Regan Lachapelle, a Reid spokeswoman, indicated Wednesday that there would be no response.

"This letter is yet another Republican effort to distract and divert attention from the fact that they have chosen to protect their insurance-company friends rather than reform our health-care system," she said.

While in Washington, McMaster also spoke at a forum sponsored by Americans for Tax Reform, a conservative advocacy group, and addressed a lunch group sponsored by American Spectator, a conservative political journal.

For the first time, McMaster said publicly that Nelson had called him on Dec. 31 in an effort to resolve the dispute over the Senate health-care bill.

Nelson told McMaster that he had not sought the special deal for Nebraska, according to McMaster. Nelson said he wanted the federal government to cover the increased Medicaid costs for all states, or a clause allowing states to opt out of the new insurance mandates.

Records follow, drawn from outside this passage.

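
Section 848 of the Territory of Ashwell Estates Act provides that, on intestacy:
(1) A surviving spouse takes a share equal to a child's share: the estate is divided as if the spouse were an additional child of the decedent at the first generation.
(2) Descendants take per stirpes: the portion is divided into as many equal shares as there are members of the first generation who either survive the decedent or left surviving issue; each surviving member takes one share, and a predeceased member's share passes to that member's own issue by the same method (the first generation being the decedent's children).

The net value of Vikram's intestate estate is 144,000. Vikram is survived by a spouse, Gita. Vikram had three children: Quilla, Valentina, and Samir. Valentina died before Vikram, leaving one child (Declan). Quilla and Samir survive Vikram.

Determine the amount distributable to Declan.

The spouse counts as an additional share at the children's level, so there are 4 primary shares of 36,000. Gita takes one such share (36,000).
The children's combined portion (108,000) is divided into 3 shares of 36,000: Quilla and Samir each take 36,000; Valentina's 36,000 share passes to Valentina's issue.
Valentina's share (36,000) passes entirely to Declan.

Declan receives 36,000.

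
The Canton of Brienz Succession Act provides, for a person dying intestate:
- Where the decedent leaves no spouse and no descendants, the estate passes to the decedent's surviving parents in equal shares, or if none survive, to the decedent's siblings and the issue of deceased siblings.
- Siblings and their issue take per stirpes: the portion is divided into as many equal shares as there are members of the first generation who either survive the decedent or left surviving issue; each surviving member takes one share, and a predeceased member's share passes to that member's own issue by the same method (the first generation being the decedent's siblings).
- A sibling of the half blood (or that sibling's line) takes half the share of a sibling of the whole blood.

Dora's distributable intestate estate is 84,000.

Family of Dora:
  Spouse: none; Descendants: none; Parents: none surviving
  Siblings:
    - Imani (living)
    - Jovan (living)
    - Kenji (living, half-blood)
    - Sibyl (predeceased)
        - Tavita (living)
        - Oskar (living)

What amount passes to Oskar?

The entire 84,000 passes to the siblings and their issue.
Counting each half-blood sibling's line as half a unit, there are 7/2 units in 84,000, so one unit is 24,000. Whole-blood lines (Imani, Jovan, and Sibyl) take 24,000 each; half-blood lines (Kenji) take 12,000 each.
Sibyl's share (24,000) is divided into 2 shares of 12,000: Tavita and Oskar each take 12,000.

Oskar receives 12,000.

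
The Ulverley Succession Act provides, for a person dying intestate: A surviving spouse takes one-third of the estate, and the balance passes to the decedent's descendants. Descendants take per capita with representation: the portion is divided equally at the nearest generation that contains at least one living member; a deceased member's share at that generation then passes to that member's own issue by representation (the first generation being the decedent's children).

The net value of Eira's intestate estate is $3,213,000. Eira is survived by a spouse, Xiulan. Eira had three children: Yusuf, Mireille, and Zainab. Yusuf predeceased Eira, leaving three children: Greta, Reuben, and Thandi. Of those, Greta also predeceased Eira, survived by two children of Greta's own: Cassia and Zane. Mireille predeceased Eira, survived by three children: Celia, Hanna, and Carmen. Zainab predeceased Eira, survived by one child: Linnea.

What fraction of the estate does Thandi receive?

Xiulan takes one-third of $3,213,000 = $1,071,000. The remaining $2,142,000 passes to the descendants.
No child survives, so the initial division is made at the grandchildren's generation.
The descendants' portion ($2,142,000) is divided into 7 shares of $306,000: Reuben, Thandi, Celia, Hanna, Carmen, and Linnea each take $306,000; Greta's $306,000 share passes to Greta's issue.
Greta's share ($306,000) is divided into 2 shares of $153,000: Cassia and Zane each take $153,000.

Thandi receives 2/21 of the estate.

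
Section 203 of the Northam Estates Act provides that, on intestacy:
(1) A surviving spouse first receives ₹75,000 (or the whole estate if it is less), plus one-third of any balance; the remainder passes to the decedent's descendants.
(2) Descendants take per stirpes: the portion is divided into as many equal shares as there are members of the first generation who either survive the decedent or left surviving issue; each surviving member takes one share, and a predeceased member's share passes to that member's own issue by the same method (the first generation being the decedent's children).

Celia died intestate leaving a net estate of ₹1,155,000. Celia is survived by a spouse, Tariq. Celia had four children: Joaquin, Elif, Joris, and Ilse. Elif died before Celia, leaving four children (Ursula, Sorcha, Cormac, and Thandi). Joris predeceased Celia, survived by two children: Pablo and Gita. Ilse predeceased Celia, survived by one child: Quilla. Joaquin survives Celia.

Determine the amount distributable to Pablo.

Pablo receives ₹90,000.

Tariq first takes ₹75,000, leaving a balance of ₹1,080,000. Tariq then takes one-third of the balance (₹360,000), for a total of ₹435,000. The remaining ₹720,000 passes to the descendants.
The descendants' portion (₹720,000) is divided into 4 shares of ₹180,000: Joaquin takes ₹180,000; Elif's ₹180,000 share passes to Elif's issue; Joris's ₹180,000 share passes to Joris's issue; Ilse's ₹180,000 share passes to Ilse's issue.
Elif's share (₹180,000) is divided into 4 shares of ₹45,000: Ursula, Sorcha, Cormac, and Thandi each take ₹45,000.
Joris's share (₹180,000) is divided into 2 shares of ₹90,000: Pablo and Gita each take ₹90,000.
Ilse's share (₹180,000) passes entirely to Quilla.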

Nelson also told McMaster that he was trying "to fix" the problem caused by the exemption for Nebraska.

Nelson's aides didn’t dispute McMaster's description of the phone conversation, but they criticized his threat to go to court over the provision.

"It’s a frivolous lawsuit," said Jake Thompson, Nelson's communications director. "If this health-care bill was an ambulance, the South Carolina attorney general would be chasing it."